I find myself preoccupied with ridiculous concerns I don’t let myself express.  I hope that his new colleagues are nice to him.  I hope he’s eating properly, and that he knows he can call me when he needs me.  And while he complains his residence is too quiet, no doubt gripped by summertime absenteeism, I secretly hope it remains so.  He doesn’t need negative influences of out-of-town MPs he envisions might be sharing close quarters when the Parliamentary session resumes in September, and the residence fills up.   
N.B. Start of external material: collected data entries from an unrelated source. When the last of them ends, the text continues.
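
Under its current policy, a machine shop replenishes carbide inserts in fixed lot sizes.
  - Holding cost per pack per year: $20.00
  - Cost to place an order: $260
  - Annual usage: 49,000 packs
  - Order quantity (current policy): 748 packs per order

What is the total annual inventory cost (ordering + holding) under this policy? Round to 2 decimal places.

Orders/yr = 49,000/748 = 65.508; ordering cost = 65.508 × $260 = $17,032.09
Average inventory = 748/2 = 374; holding cost = 374 × $20 = $7,480.00
Total = $17,032.09 + $7,480.00 = $24,512.09

$24,512.09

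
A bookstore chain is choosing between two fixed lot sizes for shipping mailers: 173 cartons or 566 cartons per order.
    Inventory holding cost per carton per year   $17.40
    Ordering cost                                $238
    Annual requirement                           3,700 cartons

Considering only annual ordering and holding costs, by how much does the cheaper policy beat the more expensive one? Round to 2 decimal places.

TC(Q) = (D/Q)S + (Q/2)H
TC(173) = (3,700/173)×238 + (173/2)×17.4 = $6,595.27
TC(566) = (3,700/566)×238 + (566/2)×17.4 = $6,480.03
|ΔTC| = |$6,595.27 − $6,480.03| = $115.24

$115.24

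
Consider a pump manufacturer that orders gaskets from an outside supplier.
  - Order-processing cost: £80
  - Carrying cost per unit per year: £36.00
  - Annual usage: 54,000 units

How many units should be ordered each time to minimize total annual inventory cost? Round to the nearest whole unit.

Optimal lot size Q* = (2 × 54,000 × £80 / £36)^½ ≈ 489.90

490 units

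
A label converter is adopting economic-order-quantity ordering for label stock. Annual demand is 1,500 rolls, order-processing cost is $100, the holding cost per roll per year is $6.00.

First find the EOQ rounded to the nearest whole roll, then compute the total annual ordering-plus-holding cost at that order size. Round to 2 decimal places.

$1,341.64

Optimal lot size Q* = (2 × 1,500 × $100 / $6)^½ ≈ 223.61 → Q = 224 rolls
Ordering: D/Q × S = 1,500/224 × $100 = $669.64
Holding:  Q/2 × H = 224/2 × $6 = $672.00
Total = $669.64 + $672.00 = $1,341.64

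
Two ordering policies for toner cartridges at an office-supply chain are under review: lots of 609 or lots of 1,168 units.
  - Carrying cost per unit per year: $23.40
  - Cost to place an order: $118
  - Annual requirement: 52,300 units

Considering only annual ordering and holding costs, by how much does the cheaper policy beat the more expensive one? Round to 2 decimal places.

$1,690.37

TC(Q) = (D/Q)S + (Q/2)H
TC(609) = (52,300/609)×118 + (609/2)×23.4 = $17,258.96
TC(1,168) = (52,300/1,168)×118 + (1,168/2)×23.4 = $18,949.33
Lots of 609 are cheaper by $1,690.37.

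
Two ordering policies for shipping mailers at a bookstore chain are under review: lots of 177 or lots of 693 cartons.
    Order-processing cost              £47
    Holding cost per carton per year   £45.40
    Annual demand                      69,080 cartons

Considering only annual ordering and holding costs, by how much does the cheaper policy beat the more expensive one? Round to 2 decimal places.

£1,945.00

TC(Q) = (D/Q)S + (Q/2)H
TC(177) = (69,080/177)×47 + (177/2)×45.4 = £22,361.18
TC(693) = (69,080/693)×47 + (693/2)×45.4 = £20,416.18
Cheaper: Q = 693.  Difference = £1,945.00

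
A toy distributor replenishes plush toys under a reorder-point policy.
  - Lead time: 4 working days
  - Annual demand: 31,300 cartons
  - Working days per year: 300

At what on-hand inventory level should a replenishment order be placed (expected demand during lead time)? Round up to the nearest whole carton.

418 cartons

Daily demand d = 31,300 / 300 = 104.333 cartons/day
Demand during lead time = 104.333 × 4 = 417.33
Reorder point = 417.33 → round up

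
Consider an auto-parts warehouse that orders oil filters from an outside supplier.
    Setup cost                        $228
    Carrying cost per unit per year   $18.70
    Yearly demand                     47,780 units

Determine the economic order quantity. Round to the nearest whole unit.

2DS/H = 2·47,780·228/18.7 = 1,165,116.58
EOQ = √1,165,116.58 ≈ 1,079.41

1,079 units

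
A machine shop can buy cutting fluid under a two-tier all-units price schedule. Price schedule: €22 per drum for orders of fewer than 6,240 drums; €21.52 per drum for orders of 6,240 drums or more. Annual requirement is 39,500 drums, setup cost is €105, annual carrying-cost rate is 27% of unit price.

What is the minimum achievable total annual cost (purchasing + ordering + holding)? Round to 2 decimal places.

H₁ = 27%×€22 = €5.9400;  H₂ = 27%×€21.52 = €5.8104
EOQ₁ = √(2×39,500×105/5.9400) = 1,181.72  (< 6,240, feasible at tier 1)
EOQ₂ = √(2×39,500×105/5.8104) = 1,194.83  (< 6,240 → use Q = 6,240 at tier-2 price)
TC(tier 1 (EOQ₁), Q≈1,181.7) = €876,019.42
TC(tier 2, Q≈6,240.0) = €868,833.11
Minimum at tier 2: €868,833.11

€868,833.11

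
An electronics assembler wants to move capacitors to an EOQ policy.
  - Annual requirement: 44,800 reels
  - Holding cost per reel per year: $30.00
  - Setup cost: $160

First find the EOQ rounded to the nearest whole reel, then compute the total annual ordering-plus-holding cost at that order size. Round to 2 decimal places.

$20,738.37

Optimal lot size Q* = (2 × 44,800 × $160 / $30)^½ ≈ 691.28 → Q = 691 reels
Annual ordering cost = (D/Q)·S = (44,800/691) × 160 = $10,373.37
Annual holding cost  = (Q/2)·H = (691/2) × 30 = $10,365.00
Total = $10,373.37 + $10,365.00 = $20,738.37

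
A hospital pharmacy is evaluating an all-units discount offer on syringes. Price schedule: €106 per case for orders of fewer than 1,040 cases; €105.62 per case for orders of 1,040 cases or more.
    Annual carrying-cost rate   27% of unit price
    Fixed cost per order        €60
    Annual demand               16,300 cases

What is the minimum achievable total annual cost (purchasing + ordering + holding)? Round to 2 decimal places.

€1,735,282.03

H₁ = 27%×€106 = €28.6200;  H₂ = 27%×€105.62 = €28.5174
EOQ₁ = √(2×16,300×60/28.6200) = 261.43  (< 1,040, feasible at tier 1)
EOQ₂ = √(2×16,300×60/28.5174) = 261.90  (< 1,040 → use Q = 1,040 at tier-2 price)
TC(tier 1 (EOQ₁), Q≈261.4) = €1,735,282.03
TC(tier 2, Q≈1,040.0) = €1,737,375.43
Minimum at tier 1 (EOQ₁): €1,735,282.03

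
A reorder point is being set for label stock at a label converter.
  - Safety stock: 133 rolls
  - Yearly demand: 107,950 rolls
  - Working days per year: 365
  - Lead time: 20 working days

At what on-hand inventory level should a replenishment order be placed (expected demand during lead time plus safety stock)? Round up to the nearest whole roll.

Daily demand d = 107,950 / 365 = 295.753 rolls/day
Demand during lead time = 295.753 × 20 = 5,915.07
Reorder point = 5,915.07 + 133 = 6,048.07 → round up

6,049 rolls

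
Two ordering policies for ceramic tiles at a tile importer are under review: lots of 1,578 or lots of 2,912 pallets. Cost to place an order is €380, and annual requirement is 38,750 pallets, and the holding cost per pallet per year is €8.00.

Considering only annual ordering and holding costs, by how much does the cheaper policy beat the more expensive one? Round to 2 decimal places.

€1,061.23

Annual cost at Q: ordering D·S/Q plus holding Q·H/2.
TC(1,578) = (38,750/1,578)×380 + (1,578/2)×8 = €15,643.43
TC(2,912) = (38,750/2,912)×380 + (2,912/2)×8 = €16,704.66
|ΔTC| = |€15,643.43 − €16,704.66| = €1,061.23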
It’s up to Dad to decide what becomes of his time here.  It won’t take long for him to orient himself, and by then, my usefulness will be reduced to companionship, and perhaps a more personal knowledge of the coming winter. 

And while I know I can’t protect him from the consequences of Ottawa in the throws of a political dead heat he must now deftly enter, I will remind myself regularly that I am closer to him now than I have been in a very long time, ready to fend off bitter winds from the Rideau River, and all manner of unfriendly breezes, here in his nation’s capital. 

And that his new computer has WiFi. 

4 Comments

  • Bridget says:

    Can I buy your Dad a beer, for all the pina coladas I drank at the wedding?

    xox

  • Karinny says:

    Ok, I am officialy addicted to your blog and just wanted to say hi.
    Will now proceed to read the archives (and the one about the trip, of course!).

  • Dad says:

    Oh thanks Kiddo- but don’t think you’ll get me to twitter.

    And yes, Bridget can definitely buy me a beer !!

  • Having just sent my firstborn to kindergarten last year, I can relate to much of the anxiety you feel over your son, I mean, DAD.

    Tell him to watch out for the freshmen fifteen. If he develops a taste for shawarma, he’s doomed.

    (I couldn’t believe how many shawarma places there are here when we moved out east last May!)